Ces auditions avaient une dimension exceptionnelle à plus d’un titre. D’abord par leur caractère inédit sous la V e République. Et ensuite parce que l’exercice était tronqué : le vote des députés et sénateurs, censé confirmer ou infirmer les nominations si plus de trois cinquièmes des suffrages exprimés sont contre, n’a pas eu lieu. La raison en est simple : la loi organique, obligatoire pour l’entrée en vigueur de cette nouvelle disposition, n’a toujours pas été votée pour cause de désaccord entre députés et sénateurs. Les parlementaires doivent encore trancher un point précis : l’autorisation ou non de la délégation de vote en cas d’absence d’un ou de plusieurs membres de la commission au moment du scrutin.
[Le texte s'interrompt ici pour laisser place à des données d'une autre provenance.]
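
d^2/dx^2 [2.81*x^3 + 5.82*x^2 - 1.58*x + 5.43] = 16.86*x + 11.64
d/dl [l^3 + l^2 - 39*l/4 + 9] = 3*l^2 + 2*l - 39/4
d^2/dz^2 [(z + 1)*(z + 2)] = 2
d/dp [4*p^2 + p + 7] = 8*p + 1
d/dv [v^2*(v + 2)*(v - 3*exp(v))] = v*(-3*v^2*exp(v) + 4*v^2 - 15*v*exp(v) + 6*v - 12*exp(v))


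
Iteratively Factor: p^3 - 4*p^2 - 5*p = (p + 1)*(p^2 - 5*p) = p*(p + 1)*(p - 5)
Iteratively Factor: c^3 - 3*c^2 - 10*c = (c + 2)*(c^2 - 5*c) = (c - 5)*(c + 2)*(c)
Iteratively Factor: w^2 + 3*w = (w + 3)*(w)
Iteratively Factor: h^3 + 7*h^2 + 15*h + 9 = (h + 3)*(h^2 + 4*h + 3) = (h + 1)*(h + 3)*(h + 3)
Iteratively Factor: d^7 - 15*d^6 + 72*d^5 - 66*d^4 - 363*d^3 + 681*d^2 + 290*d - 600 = (d + 1)*(d^6 - 16*d^5 + 88*d^4 - 154*d^3 - 209*d^2 + 890*d - 600) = (d + 1)*(d + 2)*(d^5 - 18*d^4 + 124*d^3 - 402*d^2 + 595*d - 300) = (d - 5)*(d + 1)*(d + 2)*(d^4 - 13*d^3 + 59*d^2 - 107*d + 60) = (d - 5)*(d - 4)*(d + 1)*(d + 2)*(d^3 - 9*d^2 + 23*d - 15) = (d - 5)*(d - 4)*(d - 3)*(d + 1)*(d + 2)*(d^2 - 6*d + 5) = (d - 5)*(d - 4)*(d - 3)*(d - 1)*(d + 1)*(d + 2)*(d - 5)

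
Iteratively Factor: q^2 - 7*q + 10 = (q - 2)*(q - 5)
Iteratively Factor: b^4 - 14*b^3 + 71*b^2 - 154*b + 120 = (b - 4)*(b^3 - 10*b^2 + 31*b - 30) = (b - 4)*(b - 3)*(b^2 - 7*b + 10) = (b - 4)*(b - 3)*(b - 2)*(b - 5)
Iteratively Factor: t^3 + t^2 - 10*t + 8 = (t - 1)*(t^2 + 2*t - 8) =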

Privées de vote, les auditions d’hier comportaient donc un enjeu avant tout formel mais hautement symbolique. Qu’aurait-on dit en effet si le président de la République, qui a oeuvré avec tant de pugnacité à la révision constitutionnelle de juillet 2008, s’était soustrait à l’une de ses dispositions majeures, alors même qu’il s’agit des premières nominations au Conseil constitutionnel qui interviennent sous son quinquennat ?

Les députés socialistes n’ont toutefois pas laissé passer l’occasion de poser quelques questions bien senties à leur ancien camarade, Michel Charasse. Manuel Valls s’est ainsi interrogé sur la capacité du sénateur à faire preuve d’un « devoir d’ingratitude » à l’égard du pouvoir exécutif qui l’avait nommé, en censurant notamment des projets de loi qui le mériteraient. René Dosière a pour sa part souligné la présence de plus en plus nombreuse d’hommes politiques au sein du Conseil constitutionnel (ils seront désormais six sur les onze membres que compte le Conseil), au détriment notamment des universitaires, puisque plus aucun professeur de droit ne siège désormais rue Montpensier. Une tendance qui, du fait de la présence de droit des anciens présidents de la République au Conseil, devrait naturellement s’accroître. Les mandats présidentiels ont en effet été raccourcis alors que la longévité de nos présidents, comme celle de leurs concitoyens, ne cesse de s’allonger du fait d’une meilleure espérance de vie. A ce rythme, s’est inquiété René Dosière, « les anciens présidents de la République pourraient bientôt constituer la majorité des membres du Conseil ».